На следующий вечер ее нашли в каморке с перерезанным горлом, рядом валялся нож Елисея, а сам Елисей бесследно исчез из Киева. То ли Лушка понесла от него, то ли чем-то вызвала его ревность, то ли он ограбил ее и подался в разбойники, неизвестно. А с Евпраксией ничего худого не приключилось. Она была еще совсем ребенок. Все беды и напасти ожидали ее впереди.
Глава 3
Известие о приближении сватов из Германии застало Евпраксию врасплох. Ей только-только сравнялось двенадцать, когда отец призвал ее к себе и в присутствии потупившейся матери произнес:
– Возрадуйся, дочь моя. Сваты Генриха Штаде приехали твоей руки просить. Он знатный граф немецкий, правитель Саксонии. Отдам тебя за него, утру нос Ярополку.
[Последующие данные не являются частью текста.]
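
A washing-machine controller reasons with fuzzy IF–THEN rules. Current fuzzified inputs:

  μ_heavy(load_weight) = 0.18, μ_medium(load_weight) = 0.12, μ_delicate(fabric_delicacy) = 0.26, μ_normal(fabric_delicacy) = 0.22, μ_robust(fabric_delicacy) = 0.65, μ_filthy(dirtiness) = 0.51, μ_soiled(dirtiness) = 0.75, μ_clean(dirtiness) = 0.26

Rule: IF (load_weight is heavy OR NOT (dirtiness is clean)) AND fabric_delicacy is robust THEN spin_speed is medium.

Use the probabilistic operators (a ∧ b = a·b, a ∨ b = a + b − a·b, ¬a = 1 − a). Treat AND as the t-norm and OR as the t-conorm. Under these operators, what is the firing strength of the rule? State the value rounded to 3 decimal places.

firing strength: (heavy=0.18 OR ¬clean=1−0.26=0.74) = 0.7868; AND[a·b] with robust=0.65 → w = 0.5114

0.511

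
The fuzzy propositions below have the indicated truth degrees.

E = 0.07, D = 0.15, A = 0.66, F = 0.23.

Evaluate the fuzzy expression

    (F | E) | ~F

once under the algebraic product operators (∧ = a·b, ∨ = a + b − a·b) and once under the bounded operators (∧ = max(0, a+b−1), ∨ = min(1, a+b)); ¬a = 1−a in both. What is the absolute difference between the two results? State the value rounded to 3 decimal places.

Under algebraic product:
  F | E = a + b − a·b on (0.2300, 0.0700) = 0.2839
  ~F = 1 − 0.2300 = 0.7700
  (F | E) | ~F = a + b − a·b on (0.2839, 0.7700) = 0.8353
  → value = 0.8353
Under bounded:
  F | E = min(1, a+b) on (0.23, 0.07) = 0.30
  ~F = 1 − 0.23 = 0.77
  (F | E) | ~F = min(1, a+b) on (0.30, 0.77) = 1.00
  → value = 1.0000
|0.8353 − 1.0000| = 0.165

0.165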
Он думает, что раз женат на графине немецкой, то можно родному дяде кукиши крутить?
Евпраксия почувствовала, что ноги ее подкосились, и поискала взглядом опору, чтобы не упасть. Ничего подходящего поблизости не оказалось, так что пришлось крепиться самой. Оруженосец отца, юный Горислав, сделал к Евпраксии едва заметный шажок и замер, пригвожденный к месту взглядом князя.
– Ступай к себе, готовься, – велел Всеволод Ярославич дочери. – Не завтра, так послезавтра попрощаешься с отчим домом. Всякой птице время покидать родное гнездо. Так и ты, Евпраксия. Не боись, не боись! Неужто забыла, что имя твое значит? В переводе с греческого – Счастливая. Так что ничего худого с тобой не случится.
Мир расплывался перед глазами Евпраксии. Она не про имя свое думала, а вспоминала злосчастное гадание в бане. Как будто то зеркало, прежде чем было разбито, обратилось во врата преисподней, сквозь которые адские обитатели явились за нею. И первым в той череде шел муж-германец.
– Не робей, дочка! – подмигнул отец, разглаживая шелковистую бороду на груди. – Граф Генрих не стар и не уродлив. Двадцать лет – не возраст для мужчины.
– К тому же он высок и статен, – добавила мать. – Так говорят. Не зря же в народе прозвали его Длинным.
Она поощрительно улыбнулась дочери, словно им вместе предстояло узнать и разделить какую-то тайну.
Родители еще немного поговорили, а потом отец опять велел Евпраксии собираться к встрече гостей. Она кивнула, выдавила из себя какие-то приличествующие случаю слова и отправилась к себе. Однажды, бегая по галерее, Евпраксия с размаху ударилась лбом о притолоку и потом долго страдала от головокружений и слабости. Нынешнее самочувствие походило на то. Пол кренился, ступени уходили из-под ног, стены плыли перед глазами. Служанки и подруги пытались приблизиться к Евпраксии, но она отгоняла их взмахом руки, как назойливых мух. Ей хотелось как можно быстрее остаться одной, чтобы все обдумать и найти слова, которые смогли бы переубедить отца. Наивная двенадцатилетняя девчонка, она имела весьма поверхностное и радужное представление о политике и людях, которые эту политику делали.
Всеволод Ярославич не принял дочь. Зато в ее покои явилась княгиня Анна и стала заливаться соловьем, расписывая прелести взрослой и, в частности, супружеской жизни. Она убеждала дочь не бояться Генриха.